Antes de entrar na Igreja de São Miguel Arcanjo, um oficial de segurança tentou barrar a pequena bolsa do padre, que continha a hóstia e o vinho para a celebração da Missa. “Eu tinha na mão a medalha da Virgem Maria, bem escondida. Tenho certeza de que isso me ajudou naquele momento”, disse ele mais tarde. Finalmente, o jesuíta entrou na igreja acompanhado por outro padre católico, e os dois homens não foram revistados.
A consagração secreta
“Entrei no interior da igreja, aproximando-me do altar. Depois peguei o Pravda (o jornal oficial do Partido Comunista) de minha bolsa e o desdobrei perto de mim. Entre suas páginas estava L’Osservatore Romano (o jornal oficial do Vaticano) com a publicação do texto do Ato de Consagração do Mundo escrito por João Paulo II”, confidenciou o Bispo Hnilica a Tomasz Terlikowski.
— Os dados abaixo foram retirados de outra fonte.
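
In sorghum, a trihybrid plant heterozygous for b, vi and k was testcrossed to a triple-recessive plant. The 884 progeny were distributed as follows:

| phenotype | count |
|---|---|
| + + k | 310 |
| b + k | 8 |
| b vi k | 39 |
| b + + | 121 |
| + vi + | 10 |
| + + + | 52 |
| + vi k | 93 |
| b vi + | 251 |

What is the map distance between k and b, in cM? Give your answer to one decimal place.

The two most frequent reciprocal classes, b vi + and + + k, are the parental types, so the F1 was b vi + / + + k.
The two rarest classes, + vi + and b + k, are the double crossovers. Comparing them with the parentals, only the b allele has switched, so b is the middle locus and the order is k – b – vi.
Crossovers in the k–b interval produce the single-crossover classes b vi k and + + + (39 + 52 = 91) plus the double crossovers (18).
RF(k–b) = (91 + 18) / 884 = 109/884 = 0.1233 → 12.3 cM.

12.3 cM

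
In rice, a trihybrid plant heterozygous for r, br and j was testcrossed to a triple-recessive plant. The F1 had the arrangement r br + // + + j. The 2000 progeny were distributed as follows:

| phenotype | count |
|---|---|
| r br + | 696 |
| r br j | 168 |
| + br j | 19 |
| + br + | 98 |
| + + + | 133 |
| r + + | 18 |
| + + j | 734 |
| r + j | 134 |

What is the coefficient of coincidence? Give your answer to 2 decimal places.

0.81

The two rarest classes, r + + and + br j, are the double crossovers. Comparing them with the parentals, only the br allele has switched, so br is the middle locus and the order is r – br – j.
r–br: (232 + 37)/2000 = 0.1345; br–j: (301 + 37)/2000 = 0.1690.
Expected DCO frequency = 0.1345 × 0.1690 ≈ 0.02273; observed = 37/2000 ≈ 0.01850.
Coefficient of coincidence = 0.01850/0.02273 ≈ 0.81.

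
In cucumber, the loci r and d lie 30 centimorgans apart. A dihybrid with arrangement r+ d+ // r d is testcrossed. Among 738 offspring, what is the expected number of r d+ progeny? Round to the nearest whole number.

111

A map distance of 30 centimorgans corresponds to a recombination frequency of 0.300.
The F1 is r+ d+ / r d, so r d+ is a recombinant gamete class with expected frequency r/2 = 0.300/2 = 0.1500.
Expected number = 0.1500 × 738 = 110.70 ≈ 111.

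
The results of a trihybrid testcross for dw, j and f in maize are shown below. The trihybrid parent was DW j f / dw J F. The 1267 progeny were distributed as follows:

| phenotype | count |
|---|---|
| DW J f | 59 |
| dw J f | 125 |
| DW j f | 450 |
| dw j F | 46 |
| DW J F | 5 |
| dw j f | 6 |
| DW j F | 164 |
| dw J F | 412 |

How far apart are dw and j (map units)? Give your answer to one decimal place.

9.2 map units

The two rarest classes, dw j f and DW J F, are the double crossovers. Comparing them with the parentals, only the dw allele has switched, so dw is the middle locus and the order is f – dw – j.
Crossovers in the dw–j interval produce the single-crossover classes DW J f and dw j F (59 + 46 = 105) plus the double crossovers (11).
RF(dw–j) = (105 + 11) / 1267 = 116/1267 = 0.0916 → 9.2 map units.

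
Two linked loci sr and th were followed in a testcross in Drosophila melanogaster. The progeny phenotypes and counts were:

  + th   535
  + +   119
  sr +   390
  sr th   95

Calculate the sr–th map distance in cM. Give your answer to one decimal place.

The two most frequent classes, + th (535) and sr + (390), are the parental types, so the F1 was + th / sr +.
The recombinant classes are + + and sr th: 119 + 95 = 214.
Recombination frequency = 214/1139 = 0.1879 ≈ 18.8%, i.e. 18.8 cM.

18.8 cM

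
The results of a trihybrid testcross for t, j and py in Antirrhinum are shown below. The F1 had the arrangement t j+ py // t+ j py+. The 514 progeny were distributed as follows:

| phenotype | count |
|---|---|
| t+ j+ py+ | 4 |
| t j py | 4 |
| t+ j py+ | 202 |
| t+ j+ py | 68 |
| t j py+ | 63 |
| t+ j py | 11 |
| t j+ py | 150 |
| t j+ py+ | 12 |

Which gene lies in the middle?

The two rarest classes, t j py and t+ j+ py+, are the double crossovers. Comparing them with the parentals, only the j allele has switched, so j is the middle locus and the order is t – j – py.

j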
Ele, então, começou a rezar:
“Ó Mãe dos homens e dos povos, vós que conheceis todos os seus sofrimentos e esperanças, vós que sentis de maneira maternal todas as lutas entre o bem e o mal, entre a luz e as trevas que abalam o mundo contemporâneo, recebei o chamado que, com vosso amor de mãe e serva do Senhor, abraçai nosso mundo humano, que vos oferecemos e consagramos, cheio de preocupação pelo destino terreno e eterno dos homens e dos povos. Nós vos oferecemos e consagramos de maneira especial aqueles homens e nações que necessitam em particular desta oferta e consagração…”.
A Missa mais comovente
O bispo também relatou:
“Naquela igreja, no coração do Kremlin, uni-me espiritualmente com o Santo Padre e todos os bispos do mundo e, em união com eles, fiz o ato de consagração da Rússia ao Imaculado Coração de Maria. Depois fui para a Igreja da Assunção de Nossa Senhora. Em frente ao altar dedicado a Maria, eu o repeti. Mais uma vez, retirei meu Pravda com o L’Osservatore Romano dentro, e mais uma vez me uni ao Santo Padre e a todos os bispos. Eu até celebrei a Missa naquela igreja! Como isso foi possível? Eu fingi tirar fotos. Um frasco de aspirina vazio serviu como cálice. Havia vinho e algumas gotas de água dentro dela. As hóstias estavam em um pequeno saco de nylon. O texto litúrgico da Festa da Anunciação estava escondido nas páginas do Pravda. Talvez pela primeira vez, este jornal contivesse toda a verdade – o texto sobre a Anunciação. Foi a Missa mais comovente da minha vida”.
Embora a Missa tenha durado apenas três quartos de hora, para o bispo Hnilica foi uma das liturgias mais importantes de sua vida:
“Quando deixei o Kremlin, senti-me transformado, senti a mão de Deus me acompanhando e me protegendo. Por isso não me preocupei com as conseqüências porque conhecia o poder de Deus”. Compreendi que a partir daquele momento, a Rússia pertencia à Virgem Maria e que o Senhor um dia a libertaria do poder de Satanás”.
De volta a Roma, durante uma audiência privada, Dom Hnilica contou ao Papa o que havia feito em Moscou. João Paulo II lhe disse: “Naquele dia, querido Pavol, a Virgem o tomou pela mão. “Não, Santo Padre”, respondeu o jesuíta. “Ela me carregou em seus braços”.